Last night’s episode of Australian Survivor was a landmark moment for multiple reasons. It was the official merge episode, meaning the people making up the Brains and Brawn tribes had lasted to the halfway point, and contestants could start playing a more individual game. It also held a pivotal moment at tribal council – an idol was exchanged after the votes were counted and the idol owner was eliminated.

Sunday night’s massive episode culminated in an all-in tribal council where Hayley played her idol to save Laura, who the former Brawn alliance was targeting that week with eight votes. In doing that, the valid votes then landed on Dani and Kez, with the scales tipped towards Kez.

Earlier in the episode, Kez had very publicly found herself a hidden immunity idol by the river, and because she didn’t play it before the votes were read, she was set to head home with it in her pocket. That was, until she sneakily handed it off to Flick after she’s been booted but before she had her torch snuffed.


It’s largely known in the Survivor universe that an idol is considered “dead” if the person who possesses it is eliminated from the game without it being played. Hell, it’s how Simon went home last week with two idols in his pocket.

So when Kez passed her idol over to Flick, everyone watching at home assumed it was dead – meaning Flick could not play it to save herself or someone else at a future vote.

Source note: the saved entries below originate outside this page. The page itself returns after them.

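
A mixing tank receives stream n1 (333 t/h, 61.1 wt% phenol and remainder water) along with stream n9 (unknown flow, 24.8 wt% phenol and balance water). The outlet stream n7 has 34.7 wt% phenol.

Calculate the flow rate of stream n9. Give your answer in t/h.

888 t/h

Let n9 be the unknown flow. Total out = 333 + n9.
phenol balance: 203.46 + 0.248·n9 = 0.347·(333 + n9)
(0.248 − 0.347)·n9 = 0.347×333 − 203.46 = -87.912
n9 = -87.912 / -0.099 = 888 t/h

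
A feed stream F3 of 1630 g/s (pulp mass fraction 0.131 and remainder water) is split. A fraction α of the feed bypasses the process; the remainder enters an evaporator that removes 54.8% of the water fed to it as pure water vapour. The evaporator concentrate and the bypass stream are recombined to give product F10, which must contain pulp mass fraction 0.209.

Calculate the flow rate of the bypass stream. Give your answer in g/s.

All 1630×0.131 = 213.53 g/s of pulp reaches F10, so F10 = 213.53/0.209 = 1021.7 g/s and vapour = 608.33 g/s.
The evaporator receives (1−α)·1630 of feed at 0.869 water and removes 0.548 of that water:
0.548×0.869×(1−α)×1630 = 608.33
(1−α) = 608.33/776.23 = 0.7837;  α = 0.2163.
Bypass flow = 0.2163×1630 = 352.57 g/s.

352.6 g/s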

Maybe the producers would let her keep the idol and Johnathan LaPaglia would be like “this is a dead idol and cannot be played” when she tried to save her own ass. Surely it was going to be a harbinger of chaos, continuing the theme of this year’s season that’s finally brought the Aussie franchise up to the energy of the US.

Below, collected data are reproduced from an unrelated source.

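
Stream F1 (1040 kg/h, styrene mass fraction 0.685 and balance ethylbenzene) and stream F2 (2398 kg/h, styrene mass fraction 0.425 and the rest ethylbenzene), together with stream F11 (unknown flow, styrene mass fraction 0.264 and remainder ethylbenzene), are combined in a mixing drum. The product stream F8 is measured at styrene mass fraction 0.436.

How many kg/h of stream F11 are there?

1352 kg/h

Let F11 be the unknown flow. Total out = 3438 + F11.
styrene balance: 1731.6 + 0.264·F11 = 0.436·(3438 + F11)
(0.264 − 0.436)·F11 = 0.436×3438 − 1731.6 = -232.58
F11 = -232.58 / -0.172 = 1352.2 kg/h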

Apparently, this is not the case for the Aussie version of the show.

Former Australian Survivor player Nick Iadanza took to Twitter to clear the air when fans went into overdrive about the illegal idol exchange. Apparently the rules about transferring idols changed before All Stars in 2020, allowing contestants to hand off their idols after the votes had been read but before their torch gets snuffed.

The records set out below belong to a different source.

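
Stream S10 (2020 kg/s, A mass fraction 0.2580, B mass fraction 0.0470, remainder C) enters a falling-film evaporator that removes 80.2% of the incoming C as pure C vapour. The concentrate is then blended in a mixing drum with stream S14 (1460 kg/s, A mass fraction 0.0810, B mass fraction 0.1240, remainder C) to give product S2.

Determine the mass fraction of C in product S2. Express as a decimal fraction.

0.6111

Vapour removed = 0.802×0.695×2020 = 1125.9 kg/s; concentrate = 894.07 kg/s.
C reaching the mixer = 277.97 (from concentrate) + 1460×0.795 = 1438.7 kg/s.
Product flow = 894.07 + 1460 = 2354.1 kg/s; C fraction = 0.6111.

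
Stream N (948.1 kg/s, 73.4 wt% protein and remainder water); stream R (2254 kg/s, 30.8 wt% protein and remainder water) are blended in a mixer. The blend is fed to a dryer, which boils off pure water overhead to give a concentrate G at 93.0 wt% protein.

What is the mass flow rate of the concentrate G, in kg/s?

protein entering = 948.1×0.734 + 2254×0.308 = 1390.1 kg/s.
All protein reports to G, so G = 1390.1/0.930 = 1494.8 kg/s.

1495 kg/s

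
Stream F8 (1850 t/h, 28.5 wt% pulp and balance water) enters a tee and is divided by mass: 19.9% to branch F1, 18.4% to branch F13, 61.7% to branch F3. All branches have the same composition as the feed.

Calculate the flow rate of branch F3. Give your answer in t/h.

Branch F3 flow = 0.617×1850 = 1141.5 t/h.

1141 t/h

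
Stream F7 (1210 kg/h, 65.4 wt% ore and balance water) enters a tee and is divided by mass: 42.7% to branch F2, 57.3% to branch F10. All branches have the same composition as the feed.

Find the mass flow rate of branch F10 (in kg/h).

693.3 kg/h

Branch F10 flow = 0.573×1210 = 693.33 kg/h.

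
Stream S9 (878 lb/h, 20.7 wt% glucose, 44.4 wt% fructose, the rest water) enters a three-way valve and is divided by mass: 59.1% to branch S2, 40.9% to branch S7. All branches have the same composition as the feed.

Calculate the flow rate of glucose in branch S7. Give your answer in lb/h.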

Nick said that when he saw the rule, it didn’t change his drive to try and flush out idols from other players, and if anything it made him start to watch everyone very closely at Tribal Councils.

Apparently the exact same thing happened in Survivor South Africa this week, so it’s not just something that’s applicable to only the Australian edition.

This tribe has spoken, and it says this new rule is some real bullshit.